I suppose, social media tools have to go through these growing pains and eventually, we will figure out the purpose, but for now, I would be very happy if people stopped broadcasting their every move and confined these announcements to those few people in their lives who should actually know where they are right now. The rest of us don't care. Really.

markmayhew 0 Newbie Poster

i'm beginning to use foursquare's "Shout" feature as a status updating/microblogging tool...it makes foursquare conversational
http://twitter.com/markmayhew

Techwriter10 42 Practically a Posting Shark

Thanks, Mark. I haven't seen the service used in this fashion, although I have seen some folks using Gowalla in this way. It certainly raises its value if you can add comments over and above your location. As I say, I'm not a fan right now, but it doesn't mean I can't see that at some point it could have some practical application we are just not seeing yet.

Thanks for commenting.
Ron

dankeldsen 0 Newbie Poster

Ron - definitely a concern in oversharing exact location information, from a safety perspective, and I have to say it's worth thinking before you "check-in" with any of these services.

Even though I'm an "ex-paranoid security guy" - I still play this type of personal information a bit close to the vest.

There's definitely value in these services, and I know of some local (Boston) businesses that have seen a definite uptick in both repeat and new business, as they've literally jumped off the mobile map and into users hands.

Contextual information is powerful - whether it's geo-location or semantic-location. On both fronts, it's pretty early days, but there are definite benefits.

Techwriter10 42 Practically a Posting Shark

Hi Dan:
Thanks for commenting. I use the Around Me app and Yelp when I'm in a place where I don't know the area to find restaurants, pubs, coffee, breakfast and so forth and I've found this works really well, especially when there are user comments to help you decide where to go and what to avoid. I think these types of services have tremendous value, but I'm still not sold on the ones that are just telling me where *you* are right now. I agree it's early and it will be interesting to see where this goes.

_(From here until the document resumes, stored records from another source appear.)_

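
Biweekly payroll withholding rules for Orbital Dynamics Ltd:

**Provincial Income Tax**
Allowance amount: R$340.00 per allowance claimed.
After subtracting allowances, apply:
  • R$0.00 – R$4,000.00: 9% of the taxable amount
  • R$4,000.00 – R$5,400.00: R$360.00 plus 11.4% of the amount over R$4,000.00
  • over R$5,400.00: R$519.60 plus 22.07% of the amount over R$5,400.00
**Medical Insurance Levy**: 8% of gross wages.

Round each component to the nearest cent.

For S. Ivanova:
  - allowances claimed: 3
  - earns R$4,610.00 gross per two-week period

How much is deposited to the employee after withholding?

R$3,918.10

Provincial Income Tax: taxable = R$4,610.00 − 3×R$340.00 = R$3,590.00
  9% × R$3,590.00 = R$323.10
Medical Insurance Levy: 8% × R$4,610.00 = R$368.80
Total withheld: R$323.10 + R$368.80 = R$691.90
Net pay: R$4,610.00 − R$691.90 = R$3,918.10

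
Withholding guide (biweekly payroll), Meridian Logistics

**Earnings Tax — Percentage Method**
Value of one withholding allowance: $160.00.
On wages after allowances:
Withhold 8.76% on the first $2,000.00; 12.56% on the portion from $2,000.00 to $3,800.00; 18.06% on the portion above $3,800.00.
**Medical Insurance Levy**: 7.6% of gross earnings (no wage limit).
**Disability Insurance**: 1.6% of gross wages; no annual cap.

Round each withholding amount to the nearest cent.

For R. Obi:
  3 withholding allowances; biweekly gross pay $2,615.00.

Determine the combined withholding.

$432.74

Earnings Tax: taxable = $2,615.00 − 3×$160.00 = $2,135.00
  $175.20 + 12.56% × ($2,135.00 − $2,000.00) = $175.20 + 12.56% × $135.00 = $192.16
Medical Insurance Levy: 7.6% × $2,615.00 = $198.74
Disability Insurance: 1.6% × $2,615.00 = $41.84
Total: $192.16 + $198.74 + $41.84 = $432.74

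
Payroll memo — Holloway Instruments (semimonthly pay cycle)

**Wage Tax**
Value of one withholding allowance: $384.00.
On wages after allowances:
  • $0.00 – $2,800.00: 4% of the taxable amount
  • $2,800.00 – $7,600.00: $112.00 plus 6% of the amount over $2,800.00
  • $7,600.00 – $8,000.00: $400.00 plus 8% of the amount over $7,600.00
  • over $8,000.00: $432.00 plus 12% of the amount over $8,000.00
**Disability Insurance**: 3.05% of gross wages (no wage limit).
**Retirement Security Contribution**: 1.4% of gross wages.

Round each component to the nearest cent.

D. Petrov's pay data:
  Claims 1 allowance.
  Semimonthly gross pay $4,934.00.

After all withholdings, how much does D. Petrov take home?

Wage Tax: taxable = $4,934.00 − 1×$384.00 = $4,550.00
  $112.00 + 6% × ($4,550.00 − $2,800.00) = $112.00 + 6% × $1,750.00 = $217.00
Disability Insurance: 3.05% × $4,934.00 = $150.49
Retirement Security Contribution: 1.4% × $4,934.00 = $69.08
Total withheld: $217.00 + $150.49 + $69.08 = $436.57
Net pay: $4,934.00 − $436.57 = $4,497.43

$4,497.43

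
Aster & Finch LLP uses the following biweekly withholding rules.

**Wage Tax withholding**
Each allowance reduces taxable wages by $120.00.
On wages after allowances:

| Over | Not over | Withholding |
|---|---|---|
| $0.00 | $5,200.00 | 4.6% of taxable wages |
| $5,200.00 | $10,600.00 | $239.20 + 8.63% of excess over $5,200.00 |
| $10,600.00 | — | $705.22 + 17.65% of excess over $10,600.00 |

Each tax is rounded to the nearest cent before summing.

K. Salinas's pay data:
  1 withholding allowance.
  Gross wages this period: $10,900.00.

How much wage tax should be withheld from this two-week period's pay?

$736.99

Wage Tax: taxable = $10,900.00 − 1×$120.00 = $10,780.00
  $705.22 + 17.65% × ($10,780.00 − $10,600.00) = $705.22 + 17.65% × $180.00 = $736.99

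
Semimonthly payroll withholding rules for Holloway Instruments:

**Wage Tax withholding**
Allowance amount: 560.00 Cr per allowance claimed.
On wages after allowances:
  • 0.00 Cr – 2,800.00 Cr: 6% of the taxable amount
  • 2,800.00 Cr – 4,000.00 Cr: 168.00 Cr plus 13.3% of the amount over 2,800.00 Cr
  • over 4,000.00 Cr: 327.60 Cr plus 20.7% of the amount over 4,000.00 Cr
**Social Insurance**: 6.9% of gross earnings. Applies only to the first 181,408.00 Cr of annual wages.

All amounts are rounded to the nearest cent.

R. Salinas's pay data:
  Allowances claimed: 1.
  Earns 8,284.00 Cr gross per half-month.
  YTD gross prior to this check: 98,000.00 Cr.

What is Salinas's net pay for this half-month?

Wage Tax: taxable = 8,284.00 Cr − 1×560.00 Cr = 7,724.00 Cr
  327.60 Cr + 20.7% × (7,724.00 Cr − 4,000.00 Cr) = 327.60 Cr + 20.7% × 3,724.00 Cr = 1,098.47 Cr
Social Insurance: 6.9% × 8,284.00 Cr = 571.60 Cr
Total withheld: 1,098.47 Cr + 571.60 Cr = 1,670.07 Cr
Net pay: 8,284.00 Cr − 1,670.07 Cr = 6,613.93 Cr

6,613.93 Cr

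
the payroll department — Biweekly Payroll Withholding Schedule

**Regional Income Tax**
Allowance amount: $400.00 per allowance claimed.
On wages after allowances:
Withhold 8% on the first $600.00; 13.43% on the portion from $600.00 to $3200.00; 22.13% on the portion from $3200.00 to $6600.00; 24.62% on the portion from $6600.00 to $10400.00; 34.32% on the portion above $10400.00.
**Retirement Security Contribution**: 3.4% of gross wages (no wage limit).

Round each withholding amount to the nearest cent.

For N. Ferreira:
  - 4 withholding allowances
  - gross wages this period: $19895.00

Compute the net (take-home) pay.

Regional Income Tax: taxable = $19895.00 − 4×$400.00 = $18295.00
  $2085.16 + 34.32% × ($18295.00 − $10400.00) = $2085.16 + 34.32% × $7895.00 = $4794.72
Retirement Security Contribution: 3.4% × $19895.00 = $676.43
Total withheld: $4794.72 + $676.43 = $5471.15
Net pay: $19895.00 − $5471.15 = $14423.85

$14423.85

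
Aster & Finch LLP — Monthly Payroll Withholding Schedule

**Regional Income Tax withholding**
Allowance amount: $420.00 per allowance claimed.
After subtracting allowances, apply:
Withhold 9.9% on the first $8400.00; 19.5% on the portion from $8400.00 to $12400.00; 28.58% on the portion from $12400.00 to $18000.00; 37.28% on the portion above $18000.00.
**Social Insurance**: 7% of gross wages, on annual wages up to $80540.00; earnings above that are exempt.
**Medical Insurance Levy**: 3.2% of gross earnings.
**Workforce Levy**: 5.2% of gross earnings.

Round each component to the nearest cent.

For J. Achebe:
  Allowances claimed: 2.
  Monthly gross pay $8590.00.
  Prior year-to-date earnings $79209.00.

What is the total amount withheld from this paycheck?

$1581.98

Regional Income Tax: taxable = $8590.00 − 2×$420.00 = $7750.00
  9.9% × $7750.00 = $767.25
Social Insurance: cap $80540.00 − YTD $79209.00 = $1331.00 subject; 7% × $1331.00 = $93.17
Medical Insurance Levy: 3.2% × $8590.00 = $274.88
Workforce Levy: 5.2% × $8590.00 = $446.68
Total: $767.25 + $93.17 + $274.88 + $446.68 = $1581.98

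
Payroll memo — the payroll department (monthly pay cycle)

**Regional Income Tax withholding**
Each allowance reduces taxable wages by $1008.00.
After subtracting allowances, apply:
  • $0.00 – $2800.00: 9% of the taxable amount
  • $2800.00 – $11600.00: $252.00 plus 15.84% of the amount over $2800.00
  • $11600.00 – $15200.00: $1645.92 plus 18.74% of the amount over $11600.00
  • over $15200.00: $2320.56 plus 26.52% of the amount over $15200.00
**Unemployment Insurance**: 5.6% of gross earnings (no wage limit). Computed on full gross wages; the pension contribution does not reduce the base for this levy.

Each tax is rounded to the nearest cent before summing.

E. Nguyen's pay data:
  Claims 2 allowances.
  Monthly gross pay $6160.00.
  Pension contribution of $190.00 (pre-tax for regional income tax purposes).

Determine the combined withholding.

$779.75

Regional Income Tax: taxable = $6160.00 − $190.00 − 2×$1008.00 = $3954.00
  $252.00 + 15.84% × ($3954.00 − $2800.00) = $252.00 + 15.84% × $1154.00 = $434.79
Unemployment Insurance: 5.6% × $6160.00 = $344.96
Total: $434.79 + $344.96 = $779.75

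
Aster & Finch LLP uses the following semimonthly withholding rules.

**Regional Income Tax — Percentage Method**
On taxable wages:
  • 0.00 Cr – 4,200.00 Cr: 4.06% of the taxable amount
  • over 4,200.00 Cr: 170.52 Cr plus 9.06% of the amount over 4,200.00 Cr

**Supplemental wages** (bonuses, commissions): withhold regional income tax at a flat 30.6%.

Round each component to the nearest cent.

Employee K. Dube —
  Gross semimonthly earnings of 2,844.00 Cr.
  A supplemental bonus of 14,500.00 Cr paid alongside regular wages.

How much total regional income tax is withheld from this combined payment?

Regional Income Tax: taxable = 2,844.00 Cr
  4.06% × 2,844.00 Cr = 115.47 Cr
Supplemental (30.6% flat on bonus): 30.6% × 14,500.00 Cr = 4,437.00 Cr
Total regional income tax: 115.47 Cr + 4,437.00 Cr = 4,552.47 Cr

4,552.47 Cr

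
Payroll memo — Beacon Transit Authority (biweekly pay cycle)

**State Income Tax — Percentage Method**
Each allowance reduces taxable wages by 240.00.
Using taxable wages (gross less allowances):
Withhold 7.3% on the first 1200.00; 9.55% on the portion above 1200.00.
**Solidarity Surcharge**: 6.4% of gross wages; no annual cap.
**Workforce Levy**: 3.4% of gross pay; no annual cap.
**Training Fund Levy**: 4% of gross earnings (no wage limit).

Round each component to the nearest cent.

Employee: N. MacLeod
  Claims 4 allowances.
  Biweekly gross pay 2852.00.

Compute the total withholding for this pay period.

State Income Tax: taxable = 2852.00 − 4×240.00 = 1892.00
  87.60 + 9.55% × (1892.00 − 1200.00) = 87.60 + 9.55% × 692.00 = 153.69
Solidarity Surcharge: 6.4% × 2852.00 = 182.53
Workforce Levy: 3.4% × 2852.00 = 96.97
Training Fund Levy: 4% × 2852.00 = 114.08
Total: 153.69 + 182.53 + 96.97 + 114.08 = 547.27

547.27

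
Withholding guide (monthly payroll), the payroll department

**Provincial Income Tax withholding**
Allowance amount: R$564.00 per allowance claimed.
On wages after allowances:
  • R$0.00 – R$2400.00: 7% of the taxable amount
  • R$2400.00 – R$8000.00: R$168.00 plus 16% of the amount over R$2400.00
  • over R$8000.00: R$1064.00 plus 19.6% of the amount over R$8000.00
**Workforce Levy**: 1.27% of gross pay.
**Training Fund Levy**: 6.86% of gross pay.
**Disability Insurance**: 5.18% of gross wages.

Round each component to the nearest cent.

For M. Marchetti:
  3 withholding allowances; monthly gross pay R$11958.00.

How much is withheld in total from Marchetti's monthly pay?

R$3099.75

Provincial Income Tax: taxable = R$11958.00 − 3×R$564.00 = R$10266.00
  R$1064.00 + 19.6% × (R$10266.00 − R$8000.00) = R$1064.00 + 19.6% × R$2266.00 = R$1508.14
Workforce Levy: 1.27% × R$11958.00 = R$151.87
Training Fund Levy: 6.86% × R$11958.00 = R$820.32
Disability Insurance: 5.18% × R$11958.00 = R$619.42
Total: R$1508.14 + R$151.87 + R$820.32 + R$619.42 = R$3099.75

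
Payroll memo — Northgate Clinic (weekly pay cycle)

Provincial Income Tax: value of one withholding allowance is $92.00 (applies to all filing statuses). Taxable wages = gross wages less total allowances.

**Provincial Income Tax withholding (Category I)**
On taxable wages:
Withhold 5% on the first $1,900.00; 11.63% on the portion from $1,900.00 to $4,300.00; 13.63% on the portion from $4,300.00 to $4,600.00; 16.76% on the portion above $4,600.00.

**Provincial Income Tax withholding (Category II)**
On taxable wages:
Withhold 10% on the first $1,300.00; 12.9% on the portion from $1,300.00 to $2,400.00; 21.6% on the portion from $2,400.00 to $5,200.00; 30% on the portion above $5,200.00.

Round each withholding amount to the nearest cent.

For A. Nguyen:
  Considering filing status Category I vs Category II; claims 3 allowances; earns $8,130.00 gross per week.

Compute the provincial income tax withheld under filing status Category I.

Provincial Income Tax (Category I): taxable = $8,130.00 − 3×$92.00 = $7,854.00
  $415.01 + 16.76% × ($7,854.00 − $4,600.00) = $415.01 + 16.76% × $3,254.00 = $960.38

$960.38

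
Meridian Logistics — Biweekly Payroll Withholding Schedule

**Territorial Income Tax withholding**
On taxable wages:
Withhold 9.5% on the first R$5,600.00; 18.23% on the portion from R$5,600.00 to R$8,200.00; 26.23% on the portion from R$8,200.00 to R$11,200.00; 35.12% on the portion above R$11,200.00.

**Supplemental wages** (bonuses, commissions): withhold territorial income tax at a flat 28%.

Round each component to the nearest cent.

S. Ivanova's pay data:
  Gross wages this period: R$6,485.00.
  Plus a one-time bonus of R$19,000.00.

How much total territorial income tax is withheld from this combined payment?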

Thanks again for your insight.

Ron

dankeldsen 0 Newbie Poster

Ron - agree, the "real-time" updates as to where my friends/followers are isn't as interesting (unless I'm traveling, or it's a live conference and I'm trying to find where everyone is) as the "Long Tail" of the collected data, which supports finding "the best" restaurant, etc. nearby.

From a business standpoint, if you can get people competing to be "the mayor" of a spot, that's a great psychological lever to pull.

Raving Fans are a heck of an asset to have, and if these services spark *that* (assuming a product/service worth raving about in the first place), then that's awfully powerful.

Definitely worth tracking - and it's great to have you raise the skeptics flag. We shouldn't just accept every new idea as a gamechanger and run amok.

Dan

InsightsDigital 57 Posting Virtuoso

I agree with you. I do think that these services not only provide additional information about you and your whereabouts, but it will also be information that can be used by advertisers for relaly atargeted behavioral targeting. I also can see a smart stalker using such information to haunt somebody or a criminals sewing up crumbs of information for their malicious purposes. Something to think about.

Techwriter10 42 Practically a Posting Shark

InsightsDigital:
That marketing info could work in our favor too, as in a restaurant knowing you're in the area and offer you special pricing or a free drink, but you're right there are a lot of privacy concerns associated with these services and it's really something we have to think about.